Who, really, is crazy?

When I read stories like this...

Tragic anorexic Carole Patrick dies in York after 30-year struggle "York Coroner Donald Coverdale, recording a verdict of death by misadventure, said her death was the “unfortunate and unintended consequence of a medical condition arguably under her control”

... I feel so frustrated. Since I come at this illness believing the patient has a brain condition - one that they CAN NOT understand until they are nutritionally restored and the brain has healed - I see so many points along the line where misunderstanding of the illness was a tragic lost opportunity.

For the family watching the illness - who might have reacted differently if they had the right information early.

For the clinicians whose only avenue was to try to convince the patient to understand.

For the coroner, whose "misadventure" in interpretation simply perpetuates poor information.

For the public who are being induced to pity instead of act.

For the families who, reading this article, will not hear the words "brain disorder" or biology or genetics or TREATABLE ILLNESS even once.

For the employers who unknowingly enabled the illness.

For the grieving family who have been ill-served during and after.

But of course completely for this woman, who lived her shortened life in a living hell for 30 years - a hell she neither chose nor could choose to stop.
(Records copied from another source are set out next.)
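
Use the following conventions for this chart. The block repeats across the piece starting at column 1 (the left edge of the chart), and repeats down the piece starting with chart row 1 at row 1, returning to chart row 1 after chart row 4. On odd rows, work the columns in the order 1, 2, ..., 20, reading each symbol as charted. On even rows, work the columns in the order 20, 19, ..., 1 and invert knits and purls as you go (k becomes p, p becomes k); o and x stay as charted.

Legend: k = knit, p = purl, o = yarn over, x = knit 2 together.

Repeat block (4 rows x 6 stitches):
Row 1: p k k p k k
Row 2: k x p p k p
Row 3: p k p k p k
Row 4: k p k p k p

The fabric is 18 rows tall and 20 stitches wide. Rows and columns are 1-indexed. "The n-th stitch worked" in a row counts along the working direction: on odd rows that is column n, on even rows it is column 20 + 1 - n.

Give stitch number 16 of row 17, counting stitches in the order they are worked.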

Thirty years of suffering that could have been prevented, or stopped if the world outside her had the knowledge and the will to do so.

Comments

  1. perfectly said. anorexia is so painful and miserable and all consuming. if there's a way to help, help must be given!

    ReplyDelete
  2. very sad. I hate it when people say the illness is under the patient's control. a limited amount may be, recovery may be somewhat...but for the most part, it is not. Misinformation makes me sad. :/

    ReplyDelete
  3. So true: help must be given, and misinformation is sad!

    ReplyDelete
  4. Stating that anorexia is 'arguably under control' is arrogance of the highest order. And obviously, the person making the comment is oblivious and ignorant of the driving forces behind it.
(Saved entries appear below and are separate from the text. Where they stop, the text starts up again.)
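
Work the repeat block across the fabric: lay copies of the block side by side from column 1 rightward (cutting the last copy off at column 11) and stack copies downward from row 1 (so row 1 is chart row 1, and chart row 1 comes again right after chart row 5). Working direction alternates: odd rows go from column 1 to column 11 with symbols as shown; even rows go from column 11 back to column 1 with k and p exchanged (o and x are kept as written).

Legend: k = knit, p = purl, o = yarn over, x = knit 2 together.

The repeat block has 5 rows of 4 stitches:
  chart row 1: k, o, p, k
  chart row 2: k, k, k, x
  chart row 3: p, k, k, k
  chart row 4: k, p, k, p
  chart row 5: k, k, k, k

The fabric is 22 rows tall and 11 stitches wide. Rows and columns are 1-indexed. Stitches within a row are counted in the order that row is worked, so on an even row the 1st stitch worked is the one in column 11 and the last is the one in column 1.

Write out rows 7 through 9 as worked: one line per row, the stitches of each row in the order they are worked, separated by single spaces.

Row 7: chart row 2, RS - tile across columns 1-11 and work as-is.
Row 8: chart row 3, WS - tiled (columns 1-11): p k k k p k k k p k k; work from column 11 back to 1 with k<->p swapped.
Row 9: chart row 4, RS - tile across columns 1-11 and work as-is.

== ROWS AS WORKED ==
k k k x k k k x k k k
p p k p p p k p p p k
k p k p k p k p k p k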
    I don't believe I have control; I don't know how to GET control. I try to avoid negative behaviours, mustering all my inner strength...but I am beaten more times than I succeed. This leaves me angry, frustrated and ashamed. That makes me more likely to binge/purge/starve.
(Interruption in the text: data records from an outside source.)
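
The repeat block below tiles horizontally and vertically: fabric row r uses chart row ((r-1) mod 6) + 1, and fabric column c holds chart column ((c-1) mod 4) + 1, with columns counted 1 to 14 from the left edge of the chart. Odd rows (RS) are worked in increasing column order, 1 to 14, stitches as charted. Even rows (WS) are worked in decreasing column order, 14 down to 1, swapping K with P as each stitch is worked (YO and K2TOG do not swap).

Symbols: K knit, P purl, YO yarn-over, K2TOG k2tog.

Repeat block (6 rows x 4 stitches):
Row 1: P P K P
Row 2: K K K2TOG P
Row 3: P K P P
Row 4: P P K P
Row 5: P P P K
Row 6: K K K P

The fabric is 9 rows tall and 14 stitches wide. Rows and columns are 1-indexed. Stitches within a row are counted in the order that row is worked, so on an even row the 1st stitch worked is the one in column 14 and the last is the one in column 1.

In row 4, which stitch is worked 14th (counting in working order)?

For row 4: chart row = ((4-1) mod 6) + 1 = 4; this is a WS (even) row.
Chart row 4 tiled across columns 1-14: P P K P P P K P P P K P P P
WS row: flip the tiled sequence (start at column 14) and apply K<->P; YO and K2TOG stay.
Row 4 as worked: K K K P K K K P K K K P K K
The 14th stitch worked is K.

Result:
K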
    What a vicious circle.

    And I am supposed to be in control of that? If I was, I'd have to be a total mad woman to keep indulging, wouldn't I?

    ReplyDelete
  5. Having gone on at length elsewhere about this one, I feel that I must at least comment here.

    While I completely understand the distress caused to both sufferers and families alike of his words, the Coroner would have had limited options in his wording and was being asked to make a clinical judgement within a specific medico legal field. If he had chosen "neglect" would that have been better than "misadventure"? Possibly, but who would the press and even the public then blame for the neglect - the woman's poor mother?

    At least the coroner said it was "arguably" under her control - and indeed the exact nature of eating disorders, their aetiology, best treatment, moral meaning......IS still a matter for furious argument both here and elsewhere.

    May Carole rest in peace, and her mother and the rest of her family be comforted by the knowledge that they did the best they could with the limited knowledge they had at the time (and that ANYONE had the time), they loved her, her suffering is over, but her story may help drive the campaign for the research and better treatment that, as her 83 year old mother pointed out, is so desperately needed to help to conquer these terrible illnesses.

    ReplyDelete
  6. Laura,

    I wonder if there is any way to write an editorial in response to this article. It puts forth so many myths that are unfounded and gives the public an inaccurate view of anorexia. Is this something FEAST media committee could take on?

    ReplyDelete
  7. Jennifer,

    A member of the committee saw your message even before I could alert them - and action is being taken!!

    Thank you!

    ReplyDelete
  8. What a powerful message! I hope your words are reaching the people who need to hear them.